On 2019-01-19 15:00:20, Otto Moerbeek <[email protected]> wrote:
> On Sat, Jan 19, 2019 at 09:30:12PM +0900, Bryan Linton wrote:
> 
> > Hello tech@,
> > 
> > I'd appreciate it if someone could review both this patch and my
> > analysis.
> > 
> > [...]
> > 
> > ADDENDUM
> > ________
> > 
> > I'm curious why iostat.c uses cur.dk_*[dn] directly whereas
> > vmstat.c adds 0.5 to it.
> >     rsum += cur.dk_rbytes[dn] / etime;
> 
> rsum is a double.

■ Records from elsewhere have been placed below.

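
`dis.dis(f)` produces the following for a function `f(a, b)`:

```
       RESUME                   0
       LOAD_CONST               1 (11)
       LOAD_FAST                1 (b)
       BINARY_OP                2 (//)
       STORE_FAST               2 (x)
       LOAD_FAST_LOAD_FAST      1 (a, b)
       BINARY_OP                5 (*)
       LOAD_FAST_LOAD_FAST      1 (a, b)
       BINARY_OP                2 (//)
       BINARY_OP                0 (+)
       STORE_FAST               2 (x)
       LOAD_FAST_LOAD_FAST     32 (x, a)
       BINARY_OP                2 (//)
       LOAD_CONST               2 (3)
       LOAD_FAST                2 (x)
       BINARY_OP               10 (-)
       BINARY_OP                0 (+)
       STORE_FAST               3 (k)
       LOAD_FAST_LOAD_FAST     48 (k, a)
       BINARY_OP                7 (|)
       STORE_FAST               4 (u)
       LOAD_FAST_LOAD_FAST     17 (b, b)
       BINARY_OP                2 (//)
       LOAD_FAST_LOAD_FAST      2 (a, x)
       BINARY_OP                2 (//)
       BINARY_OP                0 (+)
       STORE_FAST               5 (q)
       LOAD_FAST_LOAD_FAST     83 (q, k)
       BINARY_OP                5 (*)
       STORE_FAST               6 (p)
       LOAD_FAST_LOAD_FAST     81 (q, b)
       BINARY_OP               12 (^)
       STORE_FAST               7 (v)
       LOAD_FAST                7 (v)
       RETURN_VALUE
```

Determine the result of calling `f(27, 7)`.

6

LOAD_CONST → push 11. Stack: [11]
LOAD_FAST b → push 7. Stack: [11, 7]
BINARY_OP // → 11 // 7 = 1. Stack: [1]
STORE_FAST x → x=1. Stack: []
LOAD_FAST_LOAD_FAST a,b → push 27,7. Stack: [27, 7]
BINARY_OP * → 27 * 7 = 189. Stack: [189]
LOAD_FAST_LOAD_FAST a,b → push 27,7. Stack: [189, 27, 7]
BINARY_OP // → 27 // 7 = 3. Stack: [189, 3]
BINARY_OP + → 189 + 3 = 192. Stack: [192]
STORE_FAST x → x=192. Stack: []
LOAD_FAST_LOAD_FAST x,a → push 192,27. Stack: [192, 27]
BINARY_OP // → 192 // 27 = 7. Stack: [7]
LOAD_CONST → push 3. Stack: [7, 3]
LOAD_FAST x → push 192. Stack: [7, 3, 192]
BINARY_OP - → 3 - 192 = -189. Stack: [7, -189]
BINARY_OP + → 7 + -189 = -182. Stack: [-182]
STORE_FAST k → k=-182. Stack: []
LOAD_FAST_LOAD_FAST k,a → push -182,27. Stack: [-182, 27]
BINARY_OP | → -182 | 27 = -165. Stack: [-165]
STORE_FAST u → u=-165. Stack: []
LOAD_FAST_LOAD_FAST b,b → push 7,7. Stack: [7, 7]
BINARY_OP // → 7 // 7 = 1. Stack: [1]
LOAD_FAST_LOAD_FAST a,x → push 27,192. Stack: [1, 27, 192]
BINARY_OP // → 27 // 192 = 0. Stack: [1, 0]
BINARY_OP + → 1 + 0 = 1. Stack: [1]
STORE_FAST q → q=1. Stack: []
LOAD_FAST_LOAD_FAST q,k → push 1,-182. Stack: [1, -182]
BINARY_OP * → 1 * -182 = -182. Stack: [-182]
STORE_FAST p → p=-182. Stack: []
LOAD_FAST_LOAD_FAST q,b → push 1,7. Stack: [1, 7]
BINARY_OP ^ → 1 ^ 7 = 6. Stack: [6]
STORE_FAST v → v=6. Stack: []
LOAD_FAST v → push 6. Stack: [6]
RETURN_VALUE → return 6.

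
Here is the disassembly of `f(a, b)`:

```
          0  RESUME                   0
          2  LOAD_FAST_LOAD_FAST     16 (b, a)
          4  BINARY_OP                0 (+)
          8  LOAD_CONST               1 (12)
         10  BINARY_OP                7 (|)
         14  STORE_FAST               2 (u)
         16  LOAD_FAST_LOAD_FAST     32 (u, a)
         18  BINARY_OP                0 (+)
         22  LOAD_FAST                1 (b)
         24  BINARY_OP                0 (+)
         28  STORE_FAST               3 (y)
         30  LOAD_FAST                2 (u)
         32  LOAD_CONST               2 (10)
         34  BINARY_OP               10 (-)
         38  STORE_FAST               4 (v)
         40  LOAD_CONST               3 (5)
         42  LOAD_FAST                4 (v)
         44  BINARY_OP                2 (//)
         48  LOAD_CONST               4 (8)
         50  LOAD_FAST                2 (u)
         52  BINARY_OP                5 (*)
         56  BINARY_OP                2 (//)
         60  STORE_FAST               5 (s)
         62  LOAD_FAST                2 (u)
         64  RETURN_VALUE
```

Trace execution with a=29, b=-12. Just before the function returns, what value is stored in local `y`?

LOAD_FAST_LOAD_FAST b,a → push -12,29. Stack: [-12, 29]
BINARY_OP + → -12 + 29 = 17. Stack: [17]
LOAD_CONST → push 12. Stack: [17, 12]
BINARY_OP | → 17 | 12 = 29. Stack: [29]
STORE_FAST u → u=29. Stack: []
LOAD_FAST_LOAD_FAST u,a → push 29,29. Stack: [29, 29]
BINARY_OP + → 29 + 29 = 58. Stack: [58]
LOAD_FAST b → push -12. Stack: [58, -12]
BINARY_OP + → 58 + -12 = 46. Stack: [46]
STORE_FAST y → y=46. Stack: []
LOAD_FAST u → push 29. Stack: [29]
LOAD_CONST → push 10. Stack: [29, 10]
BINARY_OP - → 29 - 10 = 19. Stack: [19]
STORE_FAST v → v=19. Stack: []
LOAD_CONST → push 5. Stack: [5]
LOAD_FAST v → push 19. Stack: [5, 19]
BINARY_OP // → 5 // 19 = 0. Stack: [0]
LOAD_CONST → push 8. Stack: [0, 8]
LOAD_FAST u → push 29. Stack: [0, 8, 29]
BINARY_OP * → 8 * 29 = 232. Stack: [0, 232]
BINARY_OP // → 0 // 232 = 0. Stack: [0]
STORE_FAST s → s=0. Stack: []
LOAD_FAST u → push 29. Stack: [29]
RETURN_VALUE → return 29.

46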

When adding a double to a double, there's no
> rounding or truncation going on.
> 
> > vs.
> >     words = (cur.dk_rbytes[dn] + cur.dk_wbytes[dn]) / 1024.0;
> >     putintmk((int)(words/etime + 0.5), DISKROW + 3, c, 5);
> >                                ^^^^^^
> 
> When converting a double (or float) to an int, truncation happens. So
> add 0.5 to turn it into rounding.
> 

Ah, OK.  I get it now.

> > Also, there are several casts in lines like
> >     putint((int)((float)cur.dk_seek[dn]/etime+0.5), DISKROW + 1, c, 5)
> > 
> > I understand why the value would need to be cast to an (int),
> > since putint() is expecting an int, but since etime is already a
> > (double), wouldn't the C language's automatic type-promotion rules
> > automatically promote everything to a (double) anyway?
> 
> Those casts are indeed unneeded,
> 

Thank you for taking the time to explain both of these!